Web Hosting Talk : Web Hosting Main Forums : Managed Hosting and Services : Security problem with php implode syntax in shared hosting.

[sanbad]

Hi

I am a webmaster. I support some websites. I find a problem in some hosting services.
In these hosting a user that use implode syntax in a php script can access to other account's file.

So he/she can implode configuration portal files from other account and find database's name,username&password and so it can access to dbase and drop it or use other action with dbase!

For exam He can use this address in implode syntax :
/home/otherAccountName/public_html/portalFolder/config.php

This is occur in all hosting services or only occur in these hosting services that I work with them?
Why we see this problem?
What is webhosting administrator must do for solve this problem?

I know if we use syntax Error_reporting (0); in php script hacker can not find account name but I want users can not impload other account's files.
Please help.
Thanks

[gbjbaanb]

look up open_basedir in the PHP documentation and implement it for your sites.

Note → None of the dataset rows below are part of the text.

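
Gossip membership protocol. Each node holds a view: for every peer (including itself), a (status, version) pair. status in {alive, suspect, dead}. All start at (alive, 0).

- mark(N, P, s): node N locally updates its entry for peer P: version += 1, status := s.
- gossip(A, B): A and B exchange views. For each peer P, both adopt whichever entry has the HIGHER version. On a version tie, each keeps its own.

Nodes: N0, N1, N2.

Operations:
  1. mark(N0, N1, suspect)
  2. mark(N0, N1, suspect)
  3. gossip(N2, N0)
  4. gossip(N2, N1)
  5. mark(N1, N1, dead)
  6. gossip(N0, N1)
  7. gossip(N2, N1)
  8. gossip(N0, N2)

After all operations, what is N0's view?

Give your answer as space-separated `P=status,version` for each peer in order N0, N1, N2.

Answer: N0=alive,0 N1=dead,3 N2=alive,0

Derivation:
Op 1: N0 marks N1=suspect -> (suspect,v1)
Op 2: N0 marks N1=suspect -> (suspect,v2)
Op 3: gossip N2<->N0 -> N2.N0=(alive,v0) N2.N1=(suspect,v2) N2.N2=(alive,v0) | N0.N0=(alive,v0) N0.N1=(suspect,v2) N0.N2=(alive,v0)
Op 4: gossip N2<->N1 -> N2.N0=(alive,v0) N2.N1=(suspect,v2) N2.N2=(alive,v0) | N1.N0=(alive,v0) N1.N1=(suspect,v2) N1.N2=(alive,v0)
Op 5: N1 marks N1=dead -> (dead,v3)
Op 6: gossip N0<->N1 -> N0.N0=(alive,v0) N0.N1=(dead,v3) N0.N2=(alive,v0) | N1.N0=(alive,v0) N1.N1=(dead,v3) N1.N2=(alive,v0)
Op 7: gossip N2<->N1 -> N2.N0=(alive,v0) N2.N1=(dead,v3) N2.N2=(alive,v0) | N1.N0=(alive,v0) N1.N1=(dead,v3) N1.N2=(alive,v0)
Op 8: gossip N0<->N2 -> N0.N0=(alive,v0) N0.N1=(dead,v3) N0.N2=(alive,v0) | N2.N0=(alive,v0) N2.N1=(dead,v3) N2.N2=(alive,v0)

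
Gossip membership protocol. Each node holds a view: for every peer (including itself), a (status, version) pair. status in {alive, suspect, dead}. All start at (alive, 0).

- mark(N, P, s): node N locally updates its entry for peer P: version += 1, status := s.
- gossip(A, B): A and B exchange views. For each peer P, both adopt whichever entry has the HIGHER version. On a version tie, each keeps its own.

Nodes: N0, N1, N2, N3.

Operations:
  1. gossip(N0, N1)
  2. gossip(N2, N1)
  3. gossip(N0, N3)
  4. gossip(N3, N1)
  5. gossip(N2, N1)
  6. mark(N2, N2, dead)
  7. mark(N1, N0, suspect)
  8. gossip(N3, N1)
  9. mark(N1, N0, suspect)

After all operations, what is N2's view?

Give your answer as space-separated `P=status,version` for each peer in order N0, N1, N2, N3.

Answer: N0=alive,0 N1=alive,0 N2=dead,1 N3=alive,0

Derivation:
Op 1: gossip N0<->N1 -> N0.N0=(alive,v0) N0.N1=(alive,v0) N0.N2=(alive,v0) N0.N3=(alive,v0) | N1.N0=(alive,v0) N1.N1=(alive,v0) N1.N2=(alive,v0) N1.N3=(alive,v0)
Op 2: gossip N2<->N1 -> N2.N0=(alive,v0) N2.N1=(alive,v0) N2.N2=(alive,v0) N2.N3=(alive,v0) | N1.N0=(alive,v0) N1.N1=(alive,v0) N1.N2=(alive,v0) N1.N3=(alive,v0)
Op 3: gossip N0<->N3 -> N0.N0=(alive,v0) N0.N1=(alive,v0) N0.N2=(alive,v0) N0.N3=(alive,v0) | N3.N0=(alive,v0) N3.N1=(alive,v0) N3.N2=(alive,v0) N3.N3=(alive,v0)
Op 4: gossip N3<->N1 -> N3.N0=(alive,v0) N3.N1=(alive,v0) N3.N2=(alive,v0) N3.N3=(alive,v0) | N1.N0=(alive,v0) N1.N1=(alive,v0) N1.N2=(alive,v0) N1.N3=(alive,v0)
Op 5: gossip N2<->N1 -> N2.N0=(alive,v0) N2.N1=(alive,v0) N2.N2=(alive,v0) N2.N3=(alive,v0) | N1.N0=(alive,v0) N1.N1=(alive,v0) N1.N2=(alive,v0) N1.N3=(alive,v0)
Op 6: N2 marks N2=dead -> (dead,v1)
Op 7: N1 marks N0=suspect -> (suspect,v1)
Op 8: gossip N3<->N1 -> N3.N0=(suspect,v1) N3.N1=(alive,v0) N3.N2=(alive,v0) N3.N3=(alive,v0) | N1.N0=(suspect,v1) N1.N1=(alive,v0) N1.N2=(alive,v0) N1.N3=(alive,v0)
Op 9: N1 marks N0=suspect -> (suspect,v2)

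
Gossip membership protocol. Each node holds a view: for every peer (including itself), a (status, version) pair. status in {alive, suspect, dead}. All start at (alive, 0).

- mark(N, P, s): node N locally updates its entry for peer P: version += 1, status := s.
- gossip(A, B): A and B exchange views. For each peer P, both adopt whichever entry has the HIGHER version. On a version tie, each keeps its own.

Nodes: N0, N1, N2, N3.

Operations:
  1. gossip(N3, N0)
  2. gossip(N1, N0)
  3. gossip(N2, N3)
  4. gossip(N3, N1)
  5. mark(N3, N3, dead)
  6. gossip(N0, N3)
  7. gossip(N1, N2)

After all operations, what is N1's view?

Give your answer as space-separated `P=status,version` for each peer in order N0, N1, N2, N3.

Op 1: gossip N3<->N0 -> N3.N0=(alive,v0) N3.N1=(alive,v0) N3.N2=(alive,v0) N3.N3=(alive,v0) | N0.N0=(alive,v0) N0.N1=(alive,v0) N0.N2=(alive,v0) N0.N3=(alive,v0)
Op 2: gossip N1<->N0 -> N1.N0=(alive,v0) N1.N1=(alive,v0) N1.N2=(alive,v0) N1.N3=(alive,v0) | N0.N0=(alive,v0) N0.N1=(alive,v0) N0.N2=(alive,v0) N0.N3=(alive,v0)
Op 3: gossip N2<->N3 -> N2.N0=(alive,v0) N2.N1=(alive,v0) N2.N2=(alive,v0) N2.N3=(alive,v0) | N3.N0=(alive,v0) N3.N1=(alive,v0) N3.N2=(alive,v0) N3.N3=(alive,v0)
Op 4: gossip N3<->N1 -> N3.N0=(alive,v0) N3.N1=(alive,v0) N3.N2=(alive,v0) N3.N3=(alive,v0) | N1.N0=(alive,v0) N1.N1=(alive,v0) N1.N2=(alive,v0) N1.N3=(alive,v0)
Op 5: N3 marks N3=dead -> (dead,v1)
Op 6: gossip N0<->N3 -> N0.N0=(alive,v0) N0.N1=(alive,v0) N0.N2=(alive,v0) N0.N3=(dead,v1) | N3.N0=(alive,v0) N3.N1=(alive,v0) N3.N2=(alive,v0) N3.N3=(dead,v1)
Op 7: gossip N1<->N2 -> N1.N0=(alive,v0) N1.N1=(alive,v0) N1.N2=(alive,v0) N1.N3=(alive,v0) | N2.N0=(alive,v0) N2.N1=(alive,v0) N2.N2=(alive,v0) N2.N3=(alive,v0)

Answer: N0=alive,0 N1=alive,0 N2=alive,0 N3=alive,0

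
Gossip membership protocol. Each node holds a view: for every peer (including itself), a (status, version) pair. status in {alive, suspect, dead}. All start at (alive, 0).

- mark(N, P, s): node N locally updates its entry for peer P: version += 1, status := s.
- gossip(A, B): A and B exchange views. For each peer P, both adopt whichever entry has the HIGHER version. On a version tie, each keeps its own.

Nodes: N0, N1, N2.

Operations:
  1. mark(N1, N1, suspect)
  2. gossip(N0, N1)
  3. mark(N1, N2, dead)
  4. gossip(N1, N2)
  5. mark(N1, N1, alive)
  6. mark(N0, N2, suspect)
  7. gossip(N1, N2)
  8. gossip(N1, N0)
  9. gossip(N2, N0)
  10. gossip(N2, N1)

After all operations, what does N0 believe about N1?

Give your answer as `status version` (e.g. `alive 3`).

Answer: alive 2

Derivation:
Op 1: N1 marks N1=suspect -> (suspect,v1)
Op 2: gossip N0<->N1 -> N0.N0=(alive,v0) N0.N1=(suspect,v1) N0.N2=(alive,v0) | N1.N0=(alive,v0) N1.N1=(suspect,v1) N1.N2=(alive,v0)
Op 3: N1 marks N2=dead -> (dead,v1)
Op 4: gossip N1<->N2 -> N1.N0=(alive,v0) N1.N1=(suspect,v1) N1.N2=(dead,v1) | N2.N0=(alive,v0) N2.N1=(suspect,v1) N2.N2=(dead,v1)
Op 5: N1 marks N1=alive -> (alive,v2)
Op 6: N0 marks N2=suspect -> (suspect,v1)
Op 7: gossip N1<->N2 -> N1.N0=(alive,v0) N1.N1=(alive,v2) N1.N2=(dead,v1) | N2.N0=(alive,v0) N2.N1=(alive,v2) N2.N2=(dead,v1)
Op 8: gossip N1<->N0 -> N1.N0=(alive,v0) N1.N1=(alive,v2) N1.N2=(dead,v1) | N0.N0=(alive,v0) N0.N1=(alive,v2) N0.N2=(suspect,v1)
Op 9: gossip N2<->N0 -> N2.N0=(alive,v0) N2.N1=(alive,v2) N2.N2=(dead,v1) | N0.N0=(alive,v0) N0.N1=(alive,v2) N0.N2=(suspect,v1)
Op 10: gossip N2<->N1 -> N2.N0=(alive,v0) N2.N1=(alive,v2) N2.N2=(dead,v1) | N1.N0=(alive,v0) N1.N1=(alive,v2) N1.N2=(dead,v1)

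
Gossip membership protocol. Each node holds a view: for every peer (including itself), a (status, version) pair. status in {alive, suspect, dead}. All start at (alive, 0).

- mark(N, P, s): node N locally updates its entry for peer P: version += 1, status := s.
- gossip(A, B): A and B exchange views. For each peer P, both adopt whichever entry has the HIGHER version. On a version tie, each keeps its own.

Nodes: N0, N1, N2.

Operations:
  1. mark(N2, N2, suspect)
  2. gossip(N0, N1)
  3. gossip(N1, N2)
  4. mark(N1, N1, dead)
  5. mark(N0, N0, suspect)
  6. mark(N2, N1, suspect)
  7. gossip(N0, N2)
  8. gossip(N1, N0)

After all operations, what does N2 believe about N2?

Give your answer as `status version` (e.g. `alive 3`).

Answer: suspect 1

Derivation:
Op 1: N2 marks N2=suspect -> (suspect,v1)
Op 2: gossip N0<->N1 -> N0.N0=(alive,v0) N0.N1=(alive,v0) N0.N2=(alive,v0) | N1.N0=(alive,v0) N1.N1=(alive,v0) N1.N2=(alive,v0)
Op 3: gossip N1<->N2 -> N1.N0=(alive,v0) N1.N1=(alive,v0) N1.N2=(suspect,v1) | N2.N0=(alive,v0) N2.N1=(alive,v0) N2.N2=(suspect,v1)
Op 4: N1 marks N1=dead -> (dead,v1)
Op 5: N0 marks N0=suspect -> (suspect,v1)
Op 6: N2 marks N1=suspect -> (suspect,v1)
Op 7: gossip N0<->N2 -> N0.N0=(suspect,v1) N0.N1=(suspect,v1) N0.N2=(suspect,v1) | N2.N0=(suspect,v1) N2.N1=(suspect,v1) N2.N2=(suspect,v1)
Op 8: gossip N1<->N0 -> N1.N0=(suspect,v1) N1.N1=(dead,v1) N1.N2=(suspect,v1) | N0.N0=(suspect,v1) N0.N1=(suspect,v1) N0.N2=(suspect,v1)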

Also, disable the exec() calls in PHP.

[sanbad]

Quote:

Originally Posted by gbjbaanb

look up open_basedir in the PHP documentation and implement it for your sites.

Also, disable the exec() calls in PHP.

Thanks
If possible, please explan about Disableing exec() calls.

who must do this? Server admin? reseller admin? webhosting enduser?

If disable exec() call. portl's that use require, include and implode syntaxes in that scripts; can work properly?

[gbjbaanb]

Here's a link to get you started, but if you're serious about securing your site, I suggest hiring someone who will do it for you, or take the time to learn for yourself.

In both cases, the server admin will have to do this - you will need to update the virtual host directives for each site, or the php.ini, to include the necessary php directives.

http://uk.php.net/exec

to disable exec, find the line "disable_functions =" in php.ini and change it to "disable_functions = exec".